Les consorts [N] exposent leur moyens et leurs demandes dans leurs dernières conclusions notifiées et remises au greffe le 10 octobre 2022 auxquelles il est renvoyé en application de l'article 455 alinéa 1 du code de procédure civile.

Ils demandent à la cour de :

-débouter les époux [U] de leur demande de complément d'expertise avant dire droit,

-les débouter de toutes leurs demandes,

-confirmer le jugement du 7 mars 2017 sauf en ce qui concerne les dispositions relatives à l'article 700 du code de procédure civile,

-infirmer ces dispositions,

-fixer les limites des fonds contigus [U]-[N] telles que proposées par le rapport d'expertise judiciaire du 14 décembre 2019,

-condamner solidairement les époux [U] à leur payer la somme de 3000 euros au titre de l'article 700 du code de procédure civile pour les frais irrépétibles de première instance,

-les condamner à leur payer la somme de 4500 euros au titre de l'article 700 du code de procédure civile au titre des frais irrépétibles en cause d'appel,

-les condamner aux entiers dépens en cause d'appel.

MOTIFS DE L'ARRÊT

1) Sur la révocation de l'ordonnance de clôture

La clôture de l'instruction a été ordonnée le 20 septembre 2022.

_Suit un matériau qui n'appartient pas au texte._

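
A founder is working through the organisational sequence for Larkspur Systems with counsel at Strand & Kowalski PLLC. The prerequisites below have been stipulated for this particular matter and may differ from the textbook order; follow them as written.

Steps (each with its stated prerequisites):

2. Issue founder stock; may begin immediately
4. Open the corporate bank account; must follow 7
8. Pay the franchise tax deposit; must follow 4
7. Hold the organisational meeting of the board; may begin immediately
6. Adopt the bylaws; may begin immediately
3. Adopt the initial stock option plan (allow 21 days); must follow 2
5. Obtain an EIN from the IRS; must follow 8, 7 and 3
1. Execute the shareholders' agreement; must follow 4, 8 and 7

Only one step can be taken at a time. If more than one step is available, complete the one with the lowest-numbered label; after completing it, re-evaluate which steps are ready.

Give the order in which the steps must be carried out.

2 3 6 7 4 8 1 5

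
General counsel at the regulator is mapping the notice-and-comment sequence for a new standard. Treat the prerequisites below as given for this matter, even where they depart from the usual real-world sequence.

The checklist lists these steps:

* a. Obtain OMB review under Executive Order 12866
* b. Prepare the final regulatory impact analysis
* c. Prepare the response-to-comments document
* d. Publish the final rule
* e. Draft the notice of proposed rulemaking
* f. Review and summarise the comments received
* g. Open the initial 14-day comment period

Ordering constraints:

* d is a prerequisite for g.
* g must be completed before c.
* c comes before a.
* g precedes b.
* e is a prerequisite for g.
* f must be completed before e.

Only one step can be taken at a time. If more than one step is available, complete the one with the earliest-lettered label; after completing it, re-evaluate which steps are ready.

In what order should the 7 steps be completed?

d → f → e → g → b → c → a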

Par conclusions de procédure du 10 octobre 2022, les consorts [N] ont sollicité la révocation de l'ordonnance de clôture pour qu'il soit tenu compte de leurs dernières conclusions notifiées le même jour, faisant valoir que leurs conclusions antérieures sont formellement erronées.

Il sera fait droit à leur demande, à laquelle ne s'opposent pas les appelants, qui ont bien eu connaissance des motifs et des demandes des conclusions des intimés notifiées le 10 octobre 2022.

2) Sur la demande de complément d'expertise

Contrairement à ce que soutiennent les époux [U], l'expert ne s'est pas fondé dans son rapport sur le dossier de demande de permis de construire déposé par [KK] [N] en 1979.

Seul l'arrêté du permis de construire du hangar du 17 février 1979 a été remis à l'expert le 26 novembre 2019 après la communication de son projet de rapport.

L'expert avait bien été informé de la construction du hangar sur la parcelle C [Cadastre 12] courant 1979 et il n'a pas estimé utile, pour les besoins de l'expertise, de prendre connaissance de l'entier dossier du permis de construire.

Ce dossier a été produit devant la cour et il en ressort, effectivement, qu'il n'est pas utile pour la résolution du litige. Du reste la société D2L Betali n'a pas elle-même pris connaissance de ce dossier pour proposer la limite revendiquée par les époux [U].

Sur les plans joints à la demande de permis de construire, il est prévu que le hangar (partie hachurée) sera construit en retrait de la limite séparative. Dans ces conditions, même si l'implantation du hangar était imposée par le permis de construire strictement en limite séparative des fonds ou bien à 3 mètres de distance, le fait qu'il n'a pas été implanté sur la limite séparative proposée par l'expert judiciaire, n'a aucune conséquence car cette implantation ne vaut pas reconnaissance par [KK] [N] que la paroi Est du hangar marque la limite entre les parcelles C [Cadastre 11] et C [Cadastre 13].

Les époux [U] invoquent également une contradiction dans les déclarations de l'expert sur la valeur du cadastre. Mais l'examen du plan cadastral, même si le plan ne représente pas de façon certaine les limites entre les fonds, montre, comme le relève l'expert, que les cotes de l'appentis litigieux, soit 3 mètres sur 7 mètres, permettent de situer son emprise au niveau du pignon de la maison des époux [U]. Par cette affirmation l'expert n'a pas reconnu que les limites cadastrales étaient certaines et ne s'est pas contredit.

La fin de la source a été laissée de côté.